Weeks ago the Chinese government sought to downplay - but also admitted - an incident at Taishan nuclear plant near Hong Kong which involved damage to fuel rods, also amid wider suspicions of a radiation leak, mainly being spotlighted by entities based outside the country - most notably the French company that part owns and assists in operating the site which warned of an "imminent radiological threat".
Now adding to these suspicions of a much more serious incident than what China admitted, Taishan's operator has announced Friday that one of Taishan's reactors has been shut down for "maintenance". The Chinese government had dismissed what it called a "common" problem, citing no need for concern, while the China General Nuclear Power Group (CGN) on Friday issued a statement saying the reactor is "completely under control".
This after as CNN reported in mid-June the French operator took the very unusual step of reaching out to the US government for help:
While US officials have deemed the situation does not currently pose a severe safety threat to workers at the plant or Chinese public, it is unusual that a foreign company would unilaterally reach out to the American government for help when its Chinese state-owned partner is yet to acknowledge a problem exists. The scenario could put the US in a complicated situation should the leak continue or become more severe without being fixed.

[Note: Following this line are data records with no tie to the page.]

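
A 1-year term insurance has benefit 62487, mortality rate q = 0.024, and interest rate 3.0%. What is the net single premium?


NSP = benefit * q * v
v = 1/(1+i) = 0.970874
NSP = 62487 * 0.024 * 0.970874
= 1456.0078


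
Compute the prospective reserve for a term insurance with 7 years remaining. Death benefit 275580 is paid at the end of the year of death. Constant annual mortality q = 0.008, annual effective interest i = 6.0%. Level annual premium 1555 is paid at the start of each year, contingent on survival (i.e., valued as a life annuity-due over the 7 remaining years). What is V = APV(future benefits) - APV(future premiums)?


v = 1/(1+i) = 0.943396
APV(future benefits) per unit = sum_{k=0}^{6} k_p_x * q * v^(k+1) = 0.043683
APV(future benefits) = 275580 * 0.043683 = 12038.1148
Life annuity-due factor ä_{x:7} = sum_{k=0}^{6} k_p_x * v^k = 5.787975
APV(future premiums) = 1555 * 5.787975 = 9000.3015
V = 12038.1148 - 9000.3015
= 3037.8133


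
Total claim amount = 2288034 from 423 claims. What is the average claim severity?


severity = total / number
= 2288034 / 423
= 5409.0638


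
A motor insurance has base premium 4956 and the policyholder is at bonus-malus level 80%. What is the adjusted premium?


adjusted = base * BM_level / 100
= 4956 * 80 / 100
= 4956 * 0.8
= 3964.8


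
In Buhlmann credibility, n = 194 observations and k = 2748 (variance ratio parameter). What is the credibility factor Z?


Z = n / (n + k)
= 194 / (194 + 2748)
= 194 / 2942
= 0.0659


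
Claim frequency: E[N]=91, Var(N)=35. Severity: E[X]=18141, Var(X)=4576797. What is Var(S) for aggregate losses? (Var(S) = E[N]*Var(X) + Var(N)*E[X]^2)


Var(S) = E[N]*Var(X) + Var(N)*E[X]^2
= 91*4576797 + 35*18141^2
= 416488527 + 11518355835
= 1.1935e+10


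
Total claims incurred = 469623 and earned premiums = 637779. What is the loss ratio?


Loss ratio = claims / premiums
= 469623 / 637779
= 0.7363


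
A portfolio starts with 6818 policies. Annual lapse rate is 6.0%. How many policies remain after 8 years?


remaining = initial * (1 - lapse)^years
= 6818 * (1 - 0.06)^8
= 6818 * 0.609569
= 4156.041


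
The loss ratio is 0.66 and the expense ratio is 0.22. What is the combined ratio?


Combined ratio = loss ratio + expense ratio
= 0.66 + 0.22
= 0.88


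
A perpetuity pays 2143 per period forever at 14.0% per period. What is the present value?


PV = PMT / i
= 2143 / 0.14
= 15307.1429


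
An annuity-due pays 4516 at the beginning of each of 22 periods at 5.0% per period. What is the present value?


PV_due = PMT * (1-(1+i)^(-n))/i * (1+i)
PV_immediate = 59444.1196
PV_due = 59444.1196 * 1.05
= 62416.3256


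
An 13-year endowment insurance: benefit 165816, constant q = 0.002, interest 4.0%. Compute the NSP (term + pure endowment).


Term component = 3275.6937
Pure endowment = 13_p_x * v^13 * benefit = 0.97431 * 0.600574 * 165816 = 97026.4318
NSP = 100302.1255


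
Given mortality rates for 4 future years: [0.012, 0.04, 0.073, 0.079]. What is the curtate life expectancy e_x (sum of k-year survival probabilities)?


e_x = sum_{k=1}^{n} k_p_x
k_p_x values:
  1_p_x = 0.988
  2_p_x = 0.94848
  3_p_x = 0.879241
  4_p_x = 0.809781
e_x = 3.6255


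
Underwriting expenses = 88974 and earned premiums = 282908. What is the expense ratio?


Expense ratio = expenses / premiums
= 88974 / 282908
= 0.3145


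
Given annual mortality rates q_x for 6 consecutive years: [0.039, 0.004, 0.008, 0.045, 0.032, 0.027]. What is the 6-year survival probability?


p_k = 1 - q_k for each year
Survival = product of (1 - q_k)
= 0.961 * 0.996 * 0.992 * 0.955 * 0.968 * 0.973
= 0.8541


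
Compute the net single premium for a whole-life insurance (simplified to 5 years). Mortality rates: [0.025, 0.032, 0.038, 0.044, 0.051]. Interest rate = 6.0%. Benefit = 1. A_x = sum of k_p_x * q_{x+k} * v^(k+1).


v = 0.943396
Year 0: k_p_x=1.0, q=0.025, term=0.023585
Year 1: k_p_x=0.975, q=0.032, term=0.027768
Year 2: k_p_x=0.9438, q=0.038, term=0.030112
Year 3: k_p_x=0.907936, q=0.044, term=0.031643
Year 4: k_p_x=0.867986, q=0.051, term=0.033079
A_x = 0.1462


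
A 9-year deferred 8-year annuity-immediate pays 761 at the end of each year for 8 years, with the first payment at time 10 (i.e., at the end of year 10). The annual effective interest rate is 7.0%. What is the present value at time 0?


PV at time 9 of the 8-year annuity-immediate:
a_n = 761 * (1-(1+0.07)^(-8))/0.07 = 4544.1582
Discount back 9 years to time 0:
PV = 4544.1582 * (1+0.07)^(-9)
= 4544.1582 * 0.543934
= 2471.721


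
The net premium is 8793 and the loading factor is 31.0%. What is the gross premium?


Gross = net * (1 + loading)
= 8793 * (1 + 0.31)
= 8793 * 1.31
= 11518.83


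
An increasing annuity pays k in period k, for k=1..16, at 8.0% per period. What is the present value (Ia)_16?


(Ia)_n = sum_{k=1}^{n} k * v^k, v = 1/(1+i)
v = 0.925926
Sum computed term by term:
(Ia)_16 = 61.1154


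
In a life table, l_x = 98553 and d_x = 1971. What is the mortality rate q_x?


q_x = d_x / l_x
= 1971 / 98553
= 0.02


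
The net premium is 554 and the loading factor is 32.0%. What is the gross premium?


Gross = net * (1 + loading)
= 554 * (1 + 0.32)
= 554 * 1.32
= 731.28


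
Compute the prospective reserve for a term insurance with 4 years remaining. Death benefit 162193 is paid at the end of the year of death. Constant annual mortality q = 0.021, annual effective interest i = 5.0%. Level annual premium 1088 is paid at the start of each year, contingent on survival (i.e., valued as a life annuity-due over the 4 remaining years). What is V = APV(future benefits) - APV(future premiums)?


v = 1/(1+i) = 0.952381
APV(future benefits) per unit = sum_{k=0}^{3} k_p_x * q * v^(k+1) = 0.072245
APV(future benefits) = 162193 * 0.072245 = 11717.6848
Life annuity-due factor ä_{x:4} = sum_{k=0}^{3} k_p_x * v^k = 3.612266
APV(future premiums) = 1088 * 3.612266 = 3930.1453
V = 11717.6848 - 3930.1453
= 7787.5395


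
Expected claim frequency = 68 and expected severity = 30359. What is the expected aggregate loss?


E[S] = E[N] * E[X]
= 68 * 30359
= 2.0644e+06


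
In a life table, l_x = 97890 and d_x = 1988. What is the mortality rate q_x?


q_x = d_x / l_x
= 1988 / 97890
= 0.0203


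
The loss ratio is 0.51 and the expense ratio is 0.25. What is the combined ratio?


Combined ratio = loss ratio + expense ratio
= 0.51 + 0.25
= 0.76


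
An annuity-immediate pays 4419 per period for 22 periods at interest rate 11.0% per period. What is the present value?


PV = PMT * (1 - (1+i)^(-n)) / i
= 4419 * (1 - (1+0.11)^(-22)) / 0.11
= 4419 * (1 - 0.100669) / 0.11
= 4419 * 8.175739
= 36128.591


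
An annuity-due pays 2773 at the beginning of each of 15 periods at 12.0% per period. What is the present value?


PV_due = PMT * (1-(1+i)^(-n))/i * (1+i)
PV_immediate = 18886.5272
PV_due = 18886.5272 * 1.12
= 21152.9105


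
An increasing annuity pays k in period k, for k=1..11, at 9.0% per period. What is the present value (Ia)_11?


(Ia)_n = sum_{k=1}^{n} k * v^k, v = 1/(1+i)
v = 0.917431
Sum computed term by term:
(Ia)_11 = 35.0533


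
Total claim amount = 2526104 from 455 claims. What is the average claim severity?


severity = total / number
= 2526104 / 455
= 5551.8769


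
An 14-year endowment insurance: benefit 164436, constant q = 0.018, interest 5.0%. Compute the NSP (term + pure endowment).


Term component = 26479.2667
Pure endowment = 14_p_x * v^14 * benefit = 0.775463 * 0.505068 * 164436 = 64403.2147
NSP = 90882.4814


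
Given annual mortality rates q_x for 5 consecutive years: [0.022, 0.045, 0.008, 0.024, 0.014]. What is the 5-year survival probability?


p_k = 1 - q_k for each year
Survival = product of (1 - q_k)
= 0.978 * 0.955 * 0.992 * 0.976 * 0.986
= 0.8916


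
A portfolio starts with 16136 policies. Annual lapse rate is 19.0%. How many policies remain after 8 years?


remaining = initial * (1 - lapse)^years
= 16136 * (1 - 0.19)^8
= 16136 * 0.185302
= 2990.0334


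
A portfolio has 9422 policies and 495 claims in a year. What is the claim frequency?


frequency = claims / policies
= 495 / 9422
= 0.0525


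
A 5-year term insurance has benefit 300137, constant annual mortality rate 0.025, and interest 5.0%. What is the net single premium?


NSP = benefit * sum_{k=0}^{n-1} k_p_x * q * v^(k+1)
With constant q=0.025, v=0.952381
Sum = 0.103213
NSP = 300137 * 0.103213
= 30977.9871


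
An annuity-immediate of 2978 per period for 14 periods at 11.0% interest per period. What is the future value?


FV = PMT * ((1+i)^n - 1) / i
= 2978 * ((1.11)^14 - 1) / 0.11
= 2978 * (4.310441 - 1) / 0.11
= 89622.6658


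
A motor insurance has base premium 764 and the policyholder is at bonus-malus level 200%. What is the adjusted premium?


adjusted = base * BM_level / 100
= 764 * 200 / 100
= 764 * 2.0
= 1528.0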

Obviously this all suggested a potential serious cover-up in progress which further appeared to pit the French operator against Chinese authorities overseeing the plant. BBC in its latest reporting Friday referenced this internal conflict now leading to the Unit 1 shutdown at Taishan.
Referencing the French firm, BBC writes:
EDF later said a problem with fuel rods had led to the build-up of gases, which had to be released into the atmosphere. Fuel rods are sealed metal tubes which hold nuclear materials used to fuel the nuclear reactor.
Last week an EDF spokesperson told CNN the French company would shut the plant down if it could. They said the decision lay with the Chinese operator. The situation at Taishan was "not an emergency" but nevertheless a "serious situation", the spokesperson added.
But now this statement: "After lengthy conversations between French and Chinese technical personnel, Taishan Nuclear Power Plant... decided to shut down Unit 1 for maintenance," China General Nuclear Power Group (CGN) said.
Taishan Nuclear Power Plant back in the headlines.— HUNTSMAN 🇺🇸 (@man_integrated) July 24, 2021
The French partner blew the whistle in June, and is again leaking to the international media about their concerns.
Major CYA ongoing here.
A shutdown would be bad.
A meltdown would be Fukushima-level impact or greater. https://t.co/VAT6rgnYPy pic.twitter.com/Bx5er6TU2E
The type of reactor the Tiashan facility has, the EPR, is somewhat experimental as it's the first operational one in the world as has been dubbed the "future" of nuclear energy reactors as it's supposed to be safer and more powerful. However, as one 2020 headline in Popular Mechanics emphasized, "France's revolutionary nuclear reactor is a leaky, expensive mess."
All of this potentially points to a more severe problem at the site than what's being publicly acknowledged. Referencing the initial EDF letter sent to the US Department of Energy in June, one regional report says the Chinese may be covering up a growing radiation leak.
EDF had previously spelled out that if the reactor were located in France, it would without doubt shut it down - but that this was the decision of the Chinese government.
EDF says that based on latest data it would shut down the Taishan No. 1 nuclear reactor *if it was in France*, but that it's not its decision— David Sheppard (@OilSheppard) July 22, 2021
It's held an extraordinary board meeting with its China JV after a report of a possible radiation leak last month https://t.co/TDtQcrraYJ pic.twitter.com/XwISah2AFY
"In the letter, the French power company reportedly accused the Chinese safety authority of raising the acceptable level of radiation outside the power plant, a report denied by the Chinese government. While the ministry of ecology and environment admitted the power plant had five broken fuel rods, it said no radioactivity leaked," according to Hindustan Times.